Russia's top private gas producer Novatek expects newly acquired licenses will give it enough resources for a third liquefied natural gas (LNG) plant in its super-cooled gas cluster, CEO Leonid Mikhelson said.

Novatek already has a Yamal LNG plant running at annual capacity of 16.5 million tonnes of super-cooled gas.

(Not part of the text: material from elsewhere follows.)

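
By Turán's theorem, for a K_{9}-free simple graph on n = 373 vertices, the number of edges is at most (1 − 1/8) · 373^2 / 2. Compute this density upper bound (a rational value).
Turán density bound = (7/8) · 373^2/2 = 973903/16 ≈ 60868.9375

Turán's theorem: ex(n, K_{r+1}) is achieved by the complete r-partite Turán graph T(n, r) with parts as balanced as possible, and is at most (1 − 1/r) · n^2/2. For r = 8, n = 373: the density bound is (7/8) · 139129/2 = 973903/16 ≈ 60868.9375. The integer-valued extremum is e(T(373, 8)) = 60868, which is strictly less than the density bound 973903/16 since 8 ∤ 373 (the parts of T(373, 8) cannot all be equal).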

It plans to start another project, Arctic LNG 2, in 2023.

Arctic LNG 2, with planned annual capacity of 20 million tonnes of LNG, is located on the Gydan peninsula across the straight from the LNG plant on the Yamal peninsula.

Novatek is looking to build more LNG facilities in the area as it aims to produce as much LNG as Qatar.

Mikhelson, who is also a major Novatek shareholder, told reporters in Tokyo that in two years' time, the three gas production licenses Novatek has on the Gydan peninsula would "give the necessary resource base for another LNG project of the size of Arctic LNG 2." He did not give a timeframe for the project.

Separately, Novatek said it has signed an agreement with Japan's Mitsui O.S.K. Lines and JBIC to implement projects to build marine LNG transhipment complexes in the Kamchatka and Murmansk regions of Russia.

"The... transhipment complexes will help to optimise logistics and maximize the efficiency of LNG deliveries from Yamal and Gydan to LNG key markets of the Asia-Pacific region," Mikhelson said in a statement.

Yamal LNG capacity is expected to reach around 19 million tonnes a year after a fourth production line at the plant is launched by the end of this year. Novatek also operates a small-scale LNG plant with an annual capacity of under 1 million tonnes, which it plans to expand.